Dismissing his rivals as "lying Ted" and "little Marco," Donald Trump fended off intense attacks from his fellow presidential hopefuls at a debate Thursday that comes amid deeps signs of divisions within the Republican Party.
During the debate, Florida Senator Marco Rubio, Texas Senator Ted Cruz and Ohio Governor John Kasich took turns taking swipes at the New York businessman, who appears to be marching toward the party's nomination.
The debate, being held in the northern city of Detroit, was filled with the same yelling, personal insults and off-color remarks that have featured prominently in the 2016 Republican race for president.
Within five minutes of the debate's opening, Trump had seemingly bragged about the size of his genitals.
"[Rubio] said if my hands were small, then something else is small," Trump said, holding up his hands. "I guarantee there's no problem. I guarantee you."
Trump was referencing a comment made by Rubio last week that was widely seen as a reference to the businessman's sexual prowess.
Republican U.S. presidential candidate Marco Rubio listens as rival candidate Donald Trump speaks at the U.S. Republican presidential candidates debate in Detroit, Michigan, March 3, 2016.
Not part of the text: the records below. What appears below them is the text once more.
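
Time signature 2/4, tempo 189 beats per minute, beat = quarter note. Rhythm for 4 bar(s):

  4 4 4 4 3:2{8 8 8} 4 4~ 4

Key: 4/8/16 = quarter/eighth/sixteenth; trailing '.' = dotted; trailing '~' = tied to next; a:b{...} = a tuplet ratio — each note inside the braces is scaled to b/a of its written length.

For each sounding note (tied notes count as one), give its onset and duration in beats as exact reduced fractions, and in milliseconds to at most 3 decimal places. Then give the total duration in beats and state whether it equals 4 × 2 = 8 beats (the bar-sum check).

1) 0.0ms=0b +317.46ms=1b
2) 317.46ms=1b +317.46ms=1b
3) 634.921ms=2b +317.46ms=1b
4) 952.381ms=3b +317.46ms=1b
5) 1269.841ms=4b +105.82ms=1/3b
6) 1375.661ms=13/3b +105.82ms=1/3b
7) 1481.481ms=14/3b +105.82ms=1/3b
8) 1587.302ms=5b +317.46ms=1b
9) 1904.762ms=6b +634.921ms=2b
Σ=8b of 8 (189bpm 2/4) — PASS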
Rubio: Donald 'deserves' attacks
Rubio defended his attacks, saying it was Trump who started the insults.
"For the last year, Donald Trump has basically mocked everybody with personal attacks," Rubio said. "If there's anyone who's ever deserved to be attacked that way, it's Donald Trump."
The bitter Trump-Rubio rivalry continued Thursday, with the ex-reality television star referring to the Florida senator as a "little guy [who] has lied so much about my record."
Rubio fired back: "You ask him a question about the economy and the first thing he does is go into the 'little guy' thing," Rubio said.
Cruz, who had a stronger than expected performance during this week's crucial Super Tuesday nominating contests, also slammed Trump's vitriolic style.
"I think that the American people understand that yelling and cursing at people doesn't make you a tough guy," he said.
"Nominating Donald would be a disaster," Cruz said.
The low-polling Kasich stayed out of the political dog fight.
"I have never tried to go and get into these kinds of scrums that we are seeing here." Kasich said. "People say, wherever I go: 'You seem to be the adult on stage.'"
Trump: Romney a 'failed candidate'
The debate began with a question about someone not on stage: Mitt Romney. The party's most recent nominee strongly criticized Trump in a speech Thursday, calling him a "con man" and a "phony" who is "playing the members of the American public for suckers."
Asked to respond to the criticism, Trump dismissed Romney as a "failed candidate" who was "an embarrassment to everybody" when he lost to President Obama in 2012.
"Obviously he wants to be relevant; he wants to be back in the game," Trump said.
At an earlier news conference, Trump used even more direct language, saying Romney once "begged" for his endorsement during his 2012 presidential run.
"I could have said, 'Mitt, drop to your knees.' He would have dropped to his knees,'" Trump said, in what was widely interpreted as a thinly veiled sexual joke.
Republican U.S. presidential candidate Donald Trump gestures towards rivals Marco Rubio (L) and Ted Cruz (R) at the U.S. Republican presidential candidates debate in Detroit, Michigan, March 3, 2016.
Trump's bombastic style and often extreme positions have alienated many within the Republican Party.
Many Republican lawmakers and leading party figures have said they will never support Trump, even if he is the nominee, while others have begun to coalesce behind him.
Asked whether they would support the eventual Republican nominee, Cruz, Kasich and Rubio all said they would, even while insisting they had not given up the fight against Trump.
It is increasingly unclear what party leaders can do to stop Trump, who has a commanding lead both in national polls and in the count of delegates needed to win the nomination.
Heading into Thursday's debate, Trump is the only Republican candidate on track to win the necessary 1,237 delegates, according to the well-respected Cook Political Report.